I also don’t think crassness is necessarily bad in comedy-dramas. As long as we weren’t promised family-friendliness and the jokes thematically fits the story, I won’t be put-off.
EEAAO fulfills them. Not only the amount of jokes isn’t excessive, the humour style fits the story’s overall absurdity. Not to mention I didn’t expect the film to be family-friendly/
There is also another aspect of humour which I find intriguing: it compels us to not take a story too seriously
I know I am pointing out the obvious here. But, we can easily slip to such territory, especially when the story is thematically and emotionally-loaded; the humour reminds us that we can also have fun.
I don’t know whether some people find EEAAO snooty or not. But, if they exist, they are a minority among the detractors; from what I observe, they hate it mostly for its “woke” content (for having minorities as main and non-stereotypical characters), “incomprehensible” story and “Rick and Morty” humour.
In fact, they believe those reasons — especially the last one — should disqualify the film from getting any nominations.
Wait, shouldn’t it be a bad thing that a film I consider to be of high quality… is not being taken seriously by many?
I don’t see anything wrong about loving a film; if anything, enjoyment of arts and entertainment is innately human. But, there is also such thing as loving something a bit too much.
If you love something way too much, you are going to perceive it as an utter perfection. Your mind refuses to believe it can have any flaws. You are going to end up extremely self-righteous, if not borderline delusional.
As much as I adore EEAAO, I should also be reminded that it may not be as deep as it seems; the humour — the lighthearted aspect of the film — is that great reminder.
And the harsh criticisms, particularly about the humour?

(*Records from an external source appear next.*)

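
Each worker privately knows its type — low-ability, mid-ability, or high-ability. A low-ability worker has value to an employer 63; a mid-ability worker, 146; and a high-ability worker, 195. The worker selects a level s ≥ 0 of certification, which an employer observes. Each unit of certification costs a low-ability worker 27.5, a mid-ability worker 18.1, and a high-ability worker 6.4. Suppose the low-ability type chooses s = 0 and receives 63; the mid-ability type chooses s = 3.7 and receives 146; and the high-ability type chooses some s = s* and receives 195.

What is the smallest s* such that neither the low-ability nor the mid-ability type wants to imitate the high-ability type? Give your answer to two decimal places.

Low-ability type (on-path payoff 63) won't mimic when 63 ≥ 195 − 27.5·s*, i.e. s* ≥ 4.80.
Mid-ability type (on-path payoff 146 − 18.1×3.7 = 79.03) won't mimic when 79.03 ≥ 195 − 18.1·s*, i.e. s* ≥ 6.41.
Both must hold, so s* = max(4.80, 6.41) = 6.41. The mid-ability type's constraint binds.

6.41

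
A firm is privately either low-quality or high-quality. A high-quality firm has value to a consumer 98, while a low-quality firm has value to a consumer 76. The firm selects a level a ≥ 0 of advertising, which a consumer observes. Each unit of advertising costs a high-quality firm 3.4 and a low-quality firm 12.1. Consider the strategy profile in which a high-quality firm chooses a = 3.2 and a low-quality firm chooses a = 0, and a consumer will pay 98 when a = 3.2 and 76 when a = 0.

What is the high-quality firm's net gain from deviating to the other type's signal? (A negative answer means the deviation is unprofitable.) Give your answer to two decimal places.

-11.12

Playing a = 3.2 the high-quality firm receives 98 − 3.4 × 3.2 = 87.12.
Deviating to a = 0 yields 76 instead.
Gain from deviating: 76 − 87.12 = -11.12.
The gain is negative, so the high-quality type's incentive-compatibility constraint is satisfied.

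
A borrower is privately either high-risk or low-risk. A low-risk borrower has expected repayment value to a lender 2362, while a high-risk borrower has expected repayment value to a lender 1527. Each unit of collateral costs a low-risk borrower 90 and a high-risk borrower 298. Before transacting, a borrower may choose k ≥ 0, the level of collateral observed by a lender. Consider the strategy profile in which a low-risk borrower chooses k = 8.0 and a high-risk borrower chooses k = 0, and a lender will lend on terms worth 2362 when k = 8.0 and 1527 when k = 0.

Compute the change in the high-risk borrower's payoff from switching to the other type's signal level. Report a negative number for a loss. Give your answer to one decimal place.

Playing k = 0 the high-risk borrower receives 1527.
Deviating to k = 8.0 brings payment 2362 at cost 298 × 8.0 = 2384, netting -22.
Gain from deviating: -22 − 1527 = -1549.0.
The gain is negative, so the high-risk type's incentive-compatibility constraint is satisfied.

-1549.0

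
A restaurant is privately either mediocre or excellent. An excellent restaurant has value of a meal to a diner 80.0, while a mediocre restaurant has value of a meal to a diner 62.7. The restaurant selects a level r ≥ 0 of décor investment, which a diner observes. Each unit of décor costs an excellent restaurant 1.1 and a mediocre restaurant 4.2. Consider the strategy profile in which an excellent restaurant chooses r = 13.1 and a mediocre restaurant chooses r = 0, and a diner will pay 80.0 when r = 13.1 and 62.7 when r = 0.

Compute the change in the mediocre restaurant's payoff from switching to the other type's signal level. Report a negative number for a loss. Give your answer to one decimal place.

Playing r = 0 the mediocre restaurant receives 62.7.
Deviating to r = 13.1 brings payment 80.0 at cost 4.2 × 13.1 = 55.02, netting 24.98.
Gain from deviating: 24.98 − 62.7 = -37.72, i.e. -37.7 to one decimal place.
The gain is negative, so the mediocre type's incentive-compatibility constraint is satisfied.

-37.7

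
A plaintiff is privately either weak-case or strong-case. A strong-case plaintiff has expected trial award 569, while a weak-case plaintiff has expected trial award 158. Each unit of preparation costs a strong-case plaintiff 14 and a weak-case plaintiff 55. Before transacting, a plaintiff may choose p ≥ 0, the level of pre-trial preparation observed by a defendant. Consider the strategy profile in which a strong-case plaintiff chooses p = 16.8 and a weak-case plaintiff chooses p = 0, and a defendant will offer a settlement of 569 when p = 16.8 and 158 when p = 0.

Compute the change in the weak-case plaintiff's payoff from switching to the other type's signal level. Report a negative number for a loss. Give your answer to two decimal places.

Playing p = 0 the weak-case plaintiff receives 158.
Deviating to p = 16.8 brings payment 569 at cost 55 × 16.8 = 924, netting -355.
Gain from deviating: -355 − 158 = -513.00.
The gain is negative, so the weak-case type's incentive-compatibility constraint is satisfied.

-513.00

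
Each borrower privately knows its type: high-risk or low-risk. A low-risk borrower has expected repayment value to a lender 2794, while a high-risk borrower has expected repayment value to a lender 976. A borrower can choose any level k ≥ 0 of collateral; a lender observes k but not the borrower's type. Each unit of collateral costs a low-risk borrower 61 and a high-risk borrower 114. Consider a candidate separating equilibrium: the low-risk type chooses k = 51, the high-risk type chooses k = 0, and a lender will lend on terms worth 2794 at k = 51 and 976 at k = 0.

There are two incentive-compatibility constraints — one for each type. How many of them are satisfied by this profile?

High-risk type: stay at 0 → 976; mimic → 2794 − 114 × 51 = -3020. IC holds (976 ≥ -3020).
Low-risk type: signal → 2794 − 61 × 51 = -317; deviate to 0 → 976. IC fails (-317 < 976).
1 of 2 constraints hold, so this profile is not an equilibrium.

1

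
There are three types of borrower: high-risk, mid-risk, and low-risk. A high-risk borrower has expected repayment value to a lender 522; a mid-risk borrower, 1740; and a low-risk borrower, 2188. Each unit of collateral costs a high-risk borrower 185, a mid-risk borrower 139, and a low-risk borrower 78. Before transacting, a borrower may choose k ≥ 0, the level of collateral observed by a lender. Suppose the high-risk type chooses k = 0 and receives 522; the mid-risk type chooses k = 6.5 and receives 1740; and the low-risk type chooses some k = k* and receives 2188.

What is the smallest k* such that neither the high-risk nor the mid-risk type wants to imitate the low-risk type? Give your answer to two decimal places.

9.72

High-risk type (on-path payoff 522) won't mimic when 522 ≥ 2188 − 185·k*, i.e. k* ≥ 9.01.
Mid-risk type (on-path payoff 1740 − 139×6.5 = 836.5) won't mimic when 836.5 ≥ 2188 − 139·k*, i.e. k* ≥ 9.72.
Both must hold, so k* = max(9.01, 9.72) = 9.72. The mid-risk type's constraint binds.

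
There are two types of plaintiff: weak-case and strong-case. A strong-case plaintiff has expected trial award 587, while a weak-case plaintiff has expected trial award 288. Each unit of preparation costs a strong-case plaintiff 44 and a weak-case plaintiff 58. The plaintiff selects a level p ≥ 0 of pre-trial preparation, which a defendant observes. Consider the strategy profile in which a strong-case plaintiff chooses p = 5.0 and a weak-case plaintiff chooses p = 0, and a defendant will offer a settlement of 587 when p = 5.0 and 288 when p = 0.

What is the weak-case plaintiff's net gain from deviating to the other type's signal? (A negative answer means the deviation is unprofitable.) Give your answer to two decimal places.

Playing p = 0 the weak-case plaintiff receives 288.
Deviating to p = 5.0 brings payment 587 at cost 58 × 5.0 = 290, netting 297.
Gain from deviating: 297 − 288 = 9.00.
The gain is positive, so the weak-case type's incentive-compatibility constraint is violated — this profile is not a separating equilibrium.

9.00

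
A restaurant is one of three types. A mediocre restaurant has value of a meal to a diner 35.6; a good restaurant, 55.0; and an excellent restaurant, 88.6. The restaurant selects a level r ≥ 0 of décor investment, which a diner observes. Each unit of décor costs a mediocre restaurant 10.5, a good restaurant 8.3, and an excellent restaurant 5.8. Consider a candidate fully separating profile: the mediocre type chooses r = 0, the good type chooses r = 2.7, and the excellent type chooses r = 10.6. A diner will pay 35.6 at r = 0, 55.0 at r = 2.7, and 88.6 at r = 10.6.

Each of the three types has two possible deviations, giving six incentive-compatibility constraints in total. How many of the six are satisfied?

3

Mediocre (own payoff 35.6): to r=2.7 gives 55.0 − 10.5×2.7 = 26.65 → no gain ✓; to r=10.6 gives 88.6 − 10.5×10.6 = -22.7 → no gain ✓.
Good (own payoff 55.0 − 8.3×2.7 = 32.59): to r=0 gives 35.6 → profitable ✗; to r=10.6 gives 88.6 − 8.3×10.6 = 0.62 → no gain ✓.
Excellent (own payoff 88.6 − 5.8×10.6 = 27.12): to r=0 gives 35.6 → profitable ✗; to r=2.7 gives 55.0 − 5.8×2.7 = 39.34 → profitable ✗.
3 of the 6 constraints hold; not an equilibrium.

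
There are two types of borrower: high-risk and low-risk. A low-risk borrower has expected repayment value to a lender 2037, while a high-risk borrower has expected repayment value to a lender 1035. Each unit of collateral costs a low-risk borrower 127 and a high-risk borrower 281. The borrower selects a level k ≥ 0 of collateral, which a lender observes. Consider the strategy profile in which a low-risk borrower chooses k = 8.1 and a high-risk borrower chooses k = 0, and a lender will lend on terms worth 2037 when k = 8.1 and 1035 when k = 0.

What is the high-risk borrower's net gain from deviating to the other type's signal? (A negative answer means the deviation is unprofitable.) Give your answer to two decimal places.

Playing k = 0 the high-risk borrower receives 1035.
Deviating to k = 8.1 brings payment 2037 at cost 281 × 8.1 = 2276.1, netting -239.1.
Gain from deviating: -239.1 − 1035 = -1274.10.
The gain is negative, so the high-risk type's incentive-compatibility constraint is satisfied.

-1274.10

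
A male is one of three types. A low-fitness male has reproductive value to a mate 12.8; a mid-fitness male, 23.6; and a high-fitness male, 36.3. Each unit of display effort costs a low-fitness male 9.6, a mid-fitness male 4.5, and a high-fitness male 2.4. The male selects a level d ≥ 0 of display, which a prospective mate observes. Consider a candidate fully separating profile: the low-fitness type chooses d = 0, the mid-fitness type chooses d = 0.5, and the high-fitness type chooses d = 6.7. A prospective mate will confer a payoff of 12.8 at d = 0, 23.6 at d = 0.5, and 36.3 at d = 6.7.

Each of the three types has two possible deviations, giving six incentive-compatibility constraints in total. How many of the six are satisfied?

4

High-fitness (own payoff 36.3 − 2.4×6.7 = 20.22): to d=0 gives 12.8 → no gain ✓; to d=0.5 gives 23.6 − 2.4×0.5 = 22.4 → profitable ✗.
Mid-fitness (own payoff 23.6 − 4.5×0.5 = 21.35): to d=0 gives 12.8 → no gain ✓; to d=6.7 gives 36.3 − 4.5×6.7 = 6.15 → no gain ✓.
Low-fitness (own payoff 12.8): to d=0.5 gives 23.6 − 9.6×0.5 = 18.8 → profitable ✗; to d=6.7 gives 36.3 − 9.6×6.7 = -28.02 → no gain ✓.
4 of the 6 constraints hold; not an equilibrium.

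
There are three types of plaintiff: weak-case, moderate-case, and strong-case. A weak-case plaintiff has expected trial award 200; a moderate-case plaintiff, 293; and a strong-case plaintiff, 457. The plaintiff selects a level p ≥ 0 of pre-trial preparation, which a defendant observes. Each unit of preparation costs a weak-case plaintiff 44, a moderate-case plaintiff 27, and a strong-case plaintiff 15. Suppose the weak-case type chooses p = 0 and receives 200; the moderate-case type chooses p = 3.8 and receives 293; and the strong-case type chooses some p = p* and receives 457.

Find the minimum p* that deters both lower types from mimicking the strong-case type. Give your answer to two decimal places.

9.87

Moderate-case type (on-path payoff 293 − 27×3.8 = 190.4) won't mimic when 190.4 ≥ 457 − 27·p*, i.e. p* ≥ 9.87.
Weak-case type (on-path payoff 200) won't mimic when 200 ≥ 457 − 44·p*, i.e. p* ≥ 5.84.
Both must hold, so p* = max(5.84, 9.87) = 9.87. The moderate-case type's constraint binds.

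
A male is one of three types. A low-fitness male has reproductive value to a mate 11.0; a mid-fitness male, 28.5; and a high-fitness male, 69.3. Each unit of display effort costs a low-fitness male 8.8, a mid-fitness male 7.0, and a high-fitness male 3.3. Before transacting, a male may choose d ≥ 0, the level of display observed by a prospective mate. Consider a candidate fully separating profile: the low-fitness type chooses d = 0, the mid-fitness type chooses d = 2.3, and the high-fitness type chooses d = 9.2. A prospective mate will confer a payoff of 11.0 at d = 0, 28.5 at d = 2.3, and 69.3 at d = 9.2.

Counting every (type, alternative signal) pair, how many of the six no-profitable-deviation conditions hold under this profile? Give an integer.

6

Mid-fitness (own payoff 28.5 − 7.0×2.3 = 12.4): to d=0 gives 11.0 → no gain ✓; to d=9.2 gives 69.3 − 7.0×9.2 = 4.9 → no gain ✓.
High-fitness (own payoff 69.3 − 3.3×9.2 = 38.94): to d=0 gives 11.0 → no gain ✓; to d=2.3 gives 28.5 − 3.3×2.3 = 20.91 → no gain ✓.
Low-fitness (own payoff 11.0): to d=2.3 gives 28.5 − 8.8×2.3 = 8.26 → no gain ✓; to d=9.2 gives 69.3 − 8.8×9.2 = -11.66 → no gain ✓.
6 of the 6 constraints hold; this profile is a separating equilibrium.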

I don’t let differing opinions affect my enjoyment. But, the film’s lack of universal acclaim also benefits me. It reminds me that my tastes are not universal and the world does not revolve around them. It gives me humility.
Two of my favourite film directors are Andrei Tarkovsky and Ingmar Bergman. Without doubt, they are giants of the arthouse world, certainly beyond the league of Scorcese, Coppola, Tarantino and the likes.
But, their works’ humourlessness can be a problem; because of the seriousness, I feel more compelled to put those films on the highest pedestal…. and I also feel more compelled to put myself on it, simply for loving them.
Obviously, I don’t need humour to keep my film appreciation unpretentious and humble. But, in my case, it certainly helps big time.